The last station of Curiosity from 2019 to this year was the “clayey unit”, another environment that formed in the water. Scientists are also interested in a feature between the clay unit and the sulfate unit called the “Greenheugh gable”.
It is believed that this gable shows how the climate in Gale Crater, Curiosity’s landing zone, has changed. There used to be lakes within the 154 km wide crater, but billions of years ago the water disappeared. The remaining sediments eroded over eons into Mount Sharp.
However, the gable formed a little later – scientists are not even sure whether it was made with water or wind erosion. Over time, sand also formed on the surface of the gable, creating a sandstone cap. Greenheugh rover surveys in March showed nodules in the sandstone.
“Nodules like this require water to form,” said Alexander Bryk, a doctoral student at the University of California at Berkeley, who led the gable detour, in the statement. “We found some in the wind-blown sandstone on top of the gable and some just below the gable. Sometime after the gable was formed, water appears to have returned and changed the stone as it flowed through it.”

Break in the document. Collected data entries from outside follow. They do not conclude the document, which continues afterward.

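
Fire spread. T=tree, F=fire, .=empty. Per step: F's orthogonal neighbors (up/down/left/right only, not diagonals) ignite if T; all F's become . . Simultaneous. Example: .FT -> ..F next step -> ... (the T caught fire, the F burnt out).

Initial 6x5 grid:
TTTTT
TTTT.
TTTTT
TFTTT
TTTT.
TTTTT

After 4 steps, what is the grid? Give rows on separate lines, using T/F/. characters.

Step 1: 4 trees catch fire, 1 burn out
  TTTTT
  TTTT.
  TFTTT
  F.FTT
  TFTT.
  TTTTT
Step 2: 7 trees catch fire, 4 burn out
  TTTTT
  TFTT.
  F.FTT
  ...FT
  F.FT.
  TFTTT
Step 3: 8 trees catch fire, 7 burn out
  TFTTT
  F.FT.
  ...FT
  ....F
  ...F.
  F.FTT
Step 4: 5 trees catch fire, 8 burn out
  F.FTT
  ...F.
  ....F
  .....
  .....
  ...FT

F.FTT
...F.
....F
.....
.....
...FT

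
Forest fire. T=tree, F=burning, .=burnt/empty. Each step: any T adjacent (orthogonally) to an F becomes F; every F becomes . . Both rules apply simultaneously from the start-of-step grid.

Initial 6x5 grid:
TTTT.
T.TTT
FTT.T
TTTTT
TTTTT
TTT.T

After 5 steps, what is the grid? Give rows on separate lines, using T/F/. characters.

Step 1: 3 trees catch fire, 1 burn out
  TTTT.
  F.TTT
  .FT.T
  FTTTT
  TTTTT
  TTT.T
Step 2: 4 trees catch fire, 3 burn out
  FTTT.
  ..TTT
  ..F.T
  .FTTT
  FTTTT
  TTT.T
Step 3: 5 trees catch fire, 4 burn out
  .FTT.
  ..FTT
  ....T
  ..FTT
  .FTTT
  FTT.T
Step 4: 5 trees catch fire, 5 burn out
  ..FT.
  ...FT
  ....T
  ...FT
  ..FTT
  .FT.T
Step 5: 5 trees catch fire, 5 burn out
  ...F.
  ....F
  ....T
  ....F
  ...FT
  ..F.T

...F.
....F
....T
....F
...FT
..F.T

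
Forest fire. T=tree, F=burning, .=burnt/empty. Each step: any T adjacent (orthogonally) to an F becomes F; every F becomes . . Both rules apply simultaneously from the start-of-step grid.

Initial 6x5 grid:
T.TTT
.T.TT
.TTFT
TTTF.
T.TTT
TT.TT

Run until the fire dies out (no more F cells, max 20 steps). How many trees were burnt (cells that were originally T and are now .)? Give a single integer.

Answer: 20

Derivation:
Step 1: +5 fires, +2 burnt (F count now 5)
Step 2: +7 fires, +5 burnt (F count now 7)
Step 3: +5 fires, +7 burnt (F count now 5)
Step 4: +1 fires, +5 burnt (F count now 1)
Step 5: +1 fires, +1 burnt (F count now 1)
Step 6: +1 fires, +1 burnt (F count now 1)
Step 7: +0 fires, +1 burnt (F count now 0)
Fire out after step 7
Initially T: 21, now '.': 29
Total burnt (originally-T cells now '.'): 20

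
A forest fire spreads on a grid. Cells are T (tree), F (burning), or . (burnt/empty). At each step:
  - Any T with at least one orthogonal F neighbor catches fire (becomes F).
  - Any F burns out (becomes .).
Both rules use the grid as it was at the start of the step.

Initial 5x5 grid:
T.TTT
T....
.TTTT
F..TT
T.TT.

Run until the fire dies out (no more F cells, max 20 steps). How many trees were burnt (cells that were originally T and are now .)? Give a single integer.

Step 1: +1 fires, +1 burnt (F count now 1)
Step 2: +0 fires, +1 burnt (F count now 0)
Fire out after step 2
Initially T: 14, now '.': 12
Total burnt (originally-T cells now '.'): 1

Answer: 1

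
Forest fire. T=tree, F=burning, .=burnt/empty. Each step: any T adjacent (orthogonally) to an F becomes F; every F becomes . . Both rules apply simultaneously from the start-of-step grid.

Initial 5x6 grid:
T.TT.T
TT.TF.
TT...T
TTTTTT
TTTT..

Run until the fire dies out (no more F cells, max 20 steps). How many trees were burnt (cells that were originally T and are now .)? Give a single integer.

Answer: 3

Derivation:
Step 1: +1 fires, +1 burnt (F count now 1)
Step 2: +1 fires, +1 burnt (F count now 1)
Step 3: +1 fires, +1 burnt (F count now 1)
Step 4: +0 fires, +1 burnt (F count now 0)
Fire out after step 4
Initially T: 20, now '.': 13
Total burnt (originally-T cells now '.'): 3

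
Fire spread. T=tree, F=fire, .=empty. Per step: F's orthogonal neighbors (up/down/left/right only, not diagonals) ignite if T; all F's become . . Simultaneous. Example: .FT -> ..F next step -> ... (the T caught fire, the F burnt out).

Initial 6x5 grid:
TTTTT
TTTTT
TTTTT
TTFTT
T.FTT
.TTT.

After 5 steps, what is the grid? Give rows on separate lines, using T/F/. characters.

Step 1: 5 trees catch fire, 2 burn out
  TTTTT
  TTTTT
  TTFTT
  TF.FT
  T..FT
  .TFT.
Step 2: 8 trees catch fire, 5 burn out
  TTTTT
  TTFTT
  TF.FT
  F...F
  T...F
  .F.F.
Step 3: 6 trees catch fire, 8 burn out
  TTFTT
  TF.FT
  F...F
  .....
  F....
  .....
Step 4: 4 trees catch fire, 6 burn out
  TF.FT
  F...F
  .....
  .....
  .....
  .....
Step 5: 2 trees catch fire, 4 burn out
  F...F
  .....
  .....
  .....
  .....
  .....

F...F
.....
.....
.....
.....
.....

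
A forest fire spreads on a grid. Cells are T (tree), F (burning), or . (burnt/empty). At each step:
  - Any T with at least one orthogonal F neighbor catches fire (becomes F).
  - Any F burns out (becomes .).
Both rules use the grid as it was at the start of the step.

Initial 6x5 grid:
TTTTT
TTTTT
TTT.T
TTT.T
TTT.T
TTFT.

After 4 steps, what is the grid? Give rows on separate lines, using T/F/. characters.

Step 1: 3 trees catch fire, 1 burn out
  TTTTT
  TTTTT
  TTT.T
  TTT.T
  TTF.T
  TF.F.
Step 2: 3 trees catch fire, 3 burn out
  TTTTT
  TTTTT
  TTT.T
  TTF.T
  TF..T
  F....
Step 3: 3 trees catch fire, 3 burn out
  TTTTT
  TTTTT
  TTF.T
  TF..T
  F...T
  .....
Step 4: 3 trees catch fire, 3 burn out
  TTTTT
  TTFTT
  TF..T
  F...T
  ....T
  .....

TTTTT
TTFTT
TF..T
F...T
....T
.....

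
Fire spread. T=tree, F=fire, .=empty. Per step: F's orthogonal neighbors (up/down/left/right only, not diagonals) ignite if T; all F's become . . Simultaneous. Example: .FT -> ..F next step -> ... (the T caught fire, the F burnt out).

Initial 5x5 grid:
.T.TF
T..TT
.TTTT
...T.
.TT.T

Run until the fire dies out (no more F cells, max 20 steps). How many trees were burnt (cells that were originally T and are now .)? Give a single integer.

Answer: 8

Derivation:
Step 1: +2 fires, +1 burnt (F count now 2)
Step 2: +2 fires, +2 burnt (F count now 2)
Step 3: +1 fires, +2 burnt (F count now 1)
Step 4: +2 fires, +1 burnt (F count now 2)
Step 5: +1 fires, +2 burnt (F count now 1)
Step 6: +0 fires, +1 burnt (F count now 0)
Fire out after step 6
Initially T: 13, now '.': 20
Total burnt (originally-T cells now '.'): 8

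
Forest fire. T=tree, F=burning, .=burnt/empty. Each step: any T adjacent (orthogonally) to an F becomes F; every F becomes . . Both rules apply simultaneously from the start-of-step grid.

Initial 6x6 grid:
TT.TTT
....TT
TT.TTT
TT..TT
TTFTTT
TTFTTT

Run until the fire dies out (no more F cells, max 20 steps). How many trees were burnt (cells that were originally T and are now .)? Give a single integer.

Answer: 24

Derivation:
Step 1: +4 fires, +2 burnt (F count now 4)
Step 2: +5 fires, +4 burnt (F count now 5)
Step 3: +5 fires, +5 burnt (F count now 5)
Step 4: +3 fires, +5 burnt (F count now 3)
Step 5: +3 fires, +3 burnt (F count now 3)
Step 6: +2 fires, +3 burnt (F count now 2)
Step 7: +2 fires, +2 burnt (F count now 2)
Step 8: +0 fires, +2 burnt (F count now 0)
Fire out after step 8
Initially T: 26, now '.': 34
Total burnt (originally-T cells now '.'): 24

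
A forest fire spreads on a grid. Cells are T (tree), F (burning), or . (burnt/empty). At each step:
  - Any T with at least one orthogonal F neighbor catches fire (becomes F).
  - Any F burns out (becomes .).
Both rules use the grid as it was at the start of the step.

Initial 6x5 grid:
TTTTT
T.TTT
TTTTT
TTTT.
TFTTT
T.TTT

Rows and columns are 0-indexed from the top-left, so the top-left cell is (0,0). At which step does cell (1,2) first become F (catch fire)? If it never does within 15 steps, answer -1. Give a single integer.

Step 1: cell (1,2)='T' (+3 fires, +1 burnt)
Step 2: cell (1,2)='T' (+6 fires, +3 burnt)
Step 3: cell (1,2)='T' (+5 fires, +6 burnt)
Step 4: cell (1,2)='F' (+4 fires, +5 burnt)
  -> target ignites at step 4
Step 5: cell (1,2)='.' (+4 fires, +4 burnt)
Step 6: cell (1,2)='.' (+3 fires, +4 burnt)
Step 7: cell (1,2)='.' (+1 fires, +3 burnt)
Step 8: cell (1,2)='.' (+0 fires, +1 burnt)
  fire out at step 8

4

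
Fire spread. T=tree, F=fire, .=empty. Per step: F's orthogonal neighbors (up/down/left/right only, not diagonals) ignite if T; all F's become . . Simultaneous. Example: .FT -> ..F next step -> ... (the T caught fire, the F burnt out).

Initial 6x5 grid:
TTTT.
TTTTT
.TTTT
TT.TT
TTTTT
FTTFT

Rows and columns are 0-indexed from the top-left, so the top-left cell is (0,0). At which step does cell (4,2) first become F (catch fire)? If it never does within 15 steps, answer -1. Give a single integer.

Step 1: cell (4,2)='T' (+5 fires, +2 burnt)
Step 2: cell (4,2)='F' (+5 fires, +5 burnt)
  -> target ignites at step 2
Step 3: cell (4,2)='.' (+3 fires, +5 burnt)
Step 4: cell (4,2)='.' (+4 fires, +3 burnt)
Step 5: cell (4,2)='.' (+4 fires, +4 burnt)
Step 6: cell (4,2)='.' (+3 fires, +4 burnt)
Step 7: cell (4,2)='.' (+1 fires, +3 burnt)
Step 8: cell (4,2)='.' (+0 fires, +1 burnt)
  fire out at step 8

2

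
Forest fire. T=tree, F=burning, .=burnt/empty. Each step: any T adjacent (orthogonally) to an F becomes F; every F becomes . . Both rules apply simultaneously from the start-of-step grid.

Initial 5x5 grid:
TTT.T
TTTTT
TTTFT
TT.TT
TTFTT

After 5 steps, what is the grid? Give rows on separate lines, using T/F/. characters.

Step 1: 6 trees catch fire, 2 burn out
  TTT.T
  TTTFT
  TTF.F
  TT.FT
  TF.FT
Step 2: 7 trees catch fire, 6 burn out
  TTT.T
  TTF.F
  TF...
  TF..F
  F...F
Step 3: 5 trees catch fire, 7 burn out
  TTF.F
  TF...
  F....
  F....
  .....
Step 4: 2 trees catch fire, 5 burn out
  TF...
  F....
  .....
  .....
  .....
Step 5: 1 trees catch fire, 2 burn out
  F....
  .....
  .....
  .....
  .....

F....
.....
.....
.....
.....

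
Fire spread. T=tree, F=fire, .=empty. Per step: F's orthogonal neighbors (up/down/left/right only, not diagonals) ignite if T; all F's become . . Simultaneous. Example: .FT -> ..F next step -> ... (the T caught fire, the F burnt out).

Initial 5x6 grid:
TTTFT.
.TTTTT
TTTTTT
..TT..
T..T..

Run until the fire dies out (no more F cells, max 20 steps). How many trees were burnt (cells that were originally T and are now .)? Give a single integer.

Step 1: +3 fires, +1 burnt (F count now 3)
Step 2: +4 fires, +3 burnt (F count now 4)
Step 3: +6 fires, +4 burnt (F count now 6)
Step 4: +4 fires, +6 burnt (F count now 4)
Step 5: +1 fires, +4 burnt (F count now 1)
Step 6: +0 fires, +1 burnt (F count now 0)
Fire out after step 6
Initially T: 19, now '.': 29
Total burnt (originally-T cells now '.'): 18

Answer: 18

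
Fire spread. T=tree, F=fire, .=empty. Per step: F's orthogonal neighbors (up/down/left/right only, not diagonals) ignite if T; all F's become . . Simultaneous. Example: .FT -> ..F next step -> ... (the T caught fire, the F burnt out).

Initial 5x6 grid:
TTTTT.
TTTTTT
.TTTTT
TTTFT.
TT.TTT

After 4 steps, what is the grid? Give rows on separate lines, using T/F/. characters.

Step 1: 4 trees catch fire, 1 burn out
  TTTTT.
  TTTTTT
  .TTFTT
  TTF.F.
  TT.FTT
Step 2: 5 trees catch fire, 4 burn out
  TTTTT.
  TTTFTT
  .TF.FT
  TF....
  TT..FT
Step 3: 8 trees catch fire, 5 burn out
  TTTFT.
  TTF.FT
  .F...F
  F.....
  TF...F
Step 4: 5 trees catch fire, 8 burn out
  TTF.F.
  TF...F
  ......
  ......
  F.....

TTF.F.
TF...F
......
......
F.....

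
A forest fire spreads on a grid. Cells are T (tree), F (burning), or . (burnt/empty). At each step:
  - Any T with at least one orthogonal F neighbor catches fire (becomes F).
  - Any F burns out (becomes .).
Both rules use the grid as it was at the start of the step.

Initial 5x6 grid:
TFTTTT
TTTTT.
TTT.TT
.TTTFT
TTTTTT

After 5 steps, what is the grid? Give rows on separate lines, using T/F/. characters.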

The composition of these nodules differs slightly from the “blueberry” properties of spherical hematite inclusions, which the opportunity rover first discovered in 2004. However, both the blueberries and the nodules indicate the presence of water in the Rovers’ respective regions in the ancient past.
If everything goes according to plan, Curiosity will reach the sulfate unit later this year, during the Earth’s northern hemisphere. As with any road trip, rover drivers can stop their machine on the go if they discover something interesting.
Curiosity celebrates its eighth anniversary of the landing on August 6th. NASA plans to send a new rover this summer to search for habitable samples in the Jezero crater and cache the most promising ones for a later sample return emission. The new rover is called Perseverance and has to leave Florida from July 30th to August 15th to reach the Red Planet before Mars and Earth drift too far apart in their respective orbits.